Lakeside dock season is a cherished time among educators, when tumbleweeds blow gently through the Twittersphere. In Ontario, this annual respite was interrupted by an emotional and polarizing sex-ed curriculum debate that siloed our beliefs and values about what students should be learning to help them navigate through life. There will surely be similar contentious flashpoints igniting in different corners of the country this school year, leaving many teachers, parents and students frustrated and unsure of what to think.
Our network lets the researchers and the practitioners do the talking. Thanks to the continued support of the Canadian School Boards Association and a new partnership with the Desjardins Foundation, we’re expanding our Facts on Education fact sheet series this year to help ground these discussions in concrete evidence. We ask renowned experts to provide clear answers to teachers and parents on questions like:
- How can schools support LGBTQ2 students?

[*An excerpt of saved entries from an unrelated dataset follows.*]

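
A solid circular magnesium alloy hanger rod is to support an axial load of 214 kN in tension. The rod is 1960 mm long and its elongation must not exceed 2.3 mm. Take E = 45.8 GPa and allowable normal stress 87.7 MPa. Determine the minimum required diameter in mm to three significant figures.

71.2 mm

Required area A ≥ P/σ_allow = 214000/87.7 = 2440 mm².
For a solid circular section, d ≥ √(4A/π) = 55.74 mm.
Elongation limit: A ≥ PL/(Eδ_allow) = 214000·1960/(45800·2.3) = 3982 mm² ⇒ d ≥ 71.2 mm.
The elongation limit governs.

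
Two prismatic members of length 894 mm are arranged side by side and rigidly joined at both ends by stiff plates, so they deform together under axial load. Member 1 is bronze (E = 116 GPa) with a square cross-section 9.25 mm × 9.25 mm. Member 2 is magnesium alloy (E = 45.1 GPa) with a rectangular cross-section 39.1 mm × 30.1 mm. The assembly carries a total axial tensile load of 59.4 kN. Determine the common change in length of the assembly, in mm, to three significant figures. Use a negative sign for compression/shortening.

0.843 mm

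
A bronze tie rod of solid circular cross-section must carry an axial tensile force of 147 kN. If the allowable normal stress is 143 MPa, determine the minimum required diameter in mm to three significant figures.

Required area A ≥ P/σ_allow = 147000/143 = 1028 mm².
For a solid circular section, d ≥ √(4A/π) = 36.18 mm.

36.2 mm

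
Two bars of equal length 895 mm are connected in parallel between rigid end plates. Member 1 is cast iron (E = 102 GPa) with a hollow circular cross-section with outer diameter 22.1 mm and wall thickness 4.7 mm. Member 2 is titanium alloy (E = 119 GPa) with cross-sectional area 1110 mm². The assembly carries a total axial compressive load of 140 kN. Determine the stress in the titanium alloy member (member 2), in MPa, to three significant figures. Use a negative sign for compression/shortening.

-105 MPa

A_1 = 256.9 mm².
Equal strain + equilibrium ⇒ each member carries load in proportion to AE: A₁E₁ = 26210000 N, A₂E₂ = 132100000 N, ΣAE = 158300000 N.
σ₂ = P·E₂/ΣAE = -140000·119000/158300000 = -105.2 MPa.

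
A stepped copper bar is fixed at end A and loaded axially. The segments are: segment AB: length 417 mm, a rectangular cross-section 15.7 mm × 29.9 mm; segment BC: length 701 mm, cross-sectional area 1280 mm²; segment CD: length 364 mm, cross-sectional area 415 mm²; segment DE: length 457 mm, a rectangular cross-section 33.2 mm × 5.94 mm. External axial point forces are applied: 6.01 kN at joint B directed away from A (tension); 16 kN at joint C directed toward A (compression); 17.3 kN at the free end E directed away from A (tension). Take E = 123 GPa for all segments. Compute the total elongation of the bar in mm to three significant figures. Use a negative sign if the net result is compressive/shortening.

0.508 mm

Internal axial forces (sectioning from the free end, tension +): N_DE = 17.3 kN, N_CD = 17.3 kN, N_BC = 1.3 kN, N_AB = 7.31 kN.
A_AB = 469.4 mm².
A_DE = 197.2 mm².
δ_AB = 7310·417/(469.4·123000) = 0.05279 mm
δ_BC = 1300·701/(1280·123000) = 0.005788 mm
δ_CD = 17300·364/(415·123000) = 0.1234 mm
δ_DE = 17300·457/(197.2·123000) = 0.3259 mm
δ = Σδ_i = 0.5079 mm.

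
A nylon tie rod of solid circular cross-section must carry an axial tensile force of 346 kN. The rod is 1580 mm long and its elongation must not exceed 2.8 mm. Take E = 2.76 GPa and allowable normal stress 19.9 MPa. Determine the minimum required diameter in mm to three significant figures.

300 mm

Required area A ≥ P/σ_allow = 346000/19.9 = 17390 mm².
For a solid circular section, d ≥ √(4A/π) = 148.8 mm.
Elongation limit: A ≥ PL/(Eδ_allow) = 346000·1580/(2760·2.8) = 70740 mm² ⇒ d ≥ 300.1 mm.
The elongation limit governs.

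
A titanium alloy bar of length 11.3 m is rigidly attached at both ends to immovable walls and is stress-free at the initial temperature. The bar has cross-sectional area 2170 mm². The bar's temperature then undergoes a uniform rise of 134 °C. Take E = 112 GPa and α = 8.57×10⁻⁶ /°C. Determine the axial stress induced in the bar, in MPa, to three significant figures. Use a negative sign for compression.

Free thermal expansion αLΔT = 8.57e-6 · 11300 · 134 = 12.98 mm.
The walls impose strain ε = −(12.98)/11300 = -1.1484e-03; σ = Eε = 112000 · -1.1484e-03 = -128.6 MPa.

-129 MPa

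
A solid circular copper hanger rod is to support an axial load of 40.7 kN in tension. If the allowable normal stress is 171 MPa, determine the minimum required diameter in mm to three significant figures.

17.4 mm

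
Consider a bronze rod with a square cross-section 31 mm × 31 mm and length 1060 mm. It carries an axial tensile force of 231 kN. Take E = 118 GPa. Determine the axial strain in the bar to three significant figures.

0.00204

A = 961 mm².
σ = N/A = 240.4 MPa; ε = σ/E = 240.4/118000 = 2.037e-03.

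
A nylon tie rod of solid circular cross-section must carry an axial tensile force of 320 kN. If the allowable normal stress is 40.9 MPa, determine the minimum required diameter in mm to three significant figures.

99.8 mm

Required area A ≥ P/σ_allow = 320000/40.9 = 7824 mm².
For a solid circular section, d ≥ √(4A/π) = 99.81 mm.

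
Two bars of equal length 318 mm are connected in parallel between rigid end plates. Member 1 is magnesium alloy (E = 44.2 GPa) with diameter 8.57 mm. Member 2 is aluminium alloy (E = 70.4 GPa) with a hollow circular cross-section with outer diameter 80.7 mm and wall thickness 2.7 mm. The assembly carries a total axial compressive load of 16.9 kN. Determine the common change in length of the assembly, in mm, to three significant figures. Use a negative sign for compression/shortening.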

- How do we teach students to identify fake news?
- What are the potential risks of cannabis legalization on student learning and well-being?
We’ve also been connecting the dots between hot-button education issues unfolding in in the media, via our new bi-monthly EdCan Wire news service, to get you up to speed in five minutes or less. www.edcan.ca/signup
This October, we launch the first instalment of our Education Canada Live events series, Truth and Reconciliation in Every School. We hope to influence much-needed discussions on how we can move forward towards achieving reconciliation. Our Editorial Board saw the need to extend the research and ideas from our May issue into a practical co-learning opportunity, so we’re co-hosting this professional learning session and Talking Circle with the University of Lethbridge. The session will support non-Indigenous teachers in their journey towards incorporating Indigenous histories, worldviews, ways of teaching and learning, and contemporary issues respectfully, authentically and confidently in their classrooms.
Our network of education leaders – member voices from across the entire spectrum of K-12 education – believe in the value of what we do because together, our “special interest” is what’s best for students. We look forward to a busy year of making sense of what’s making news.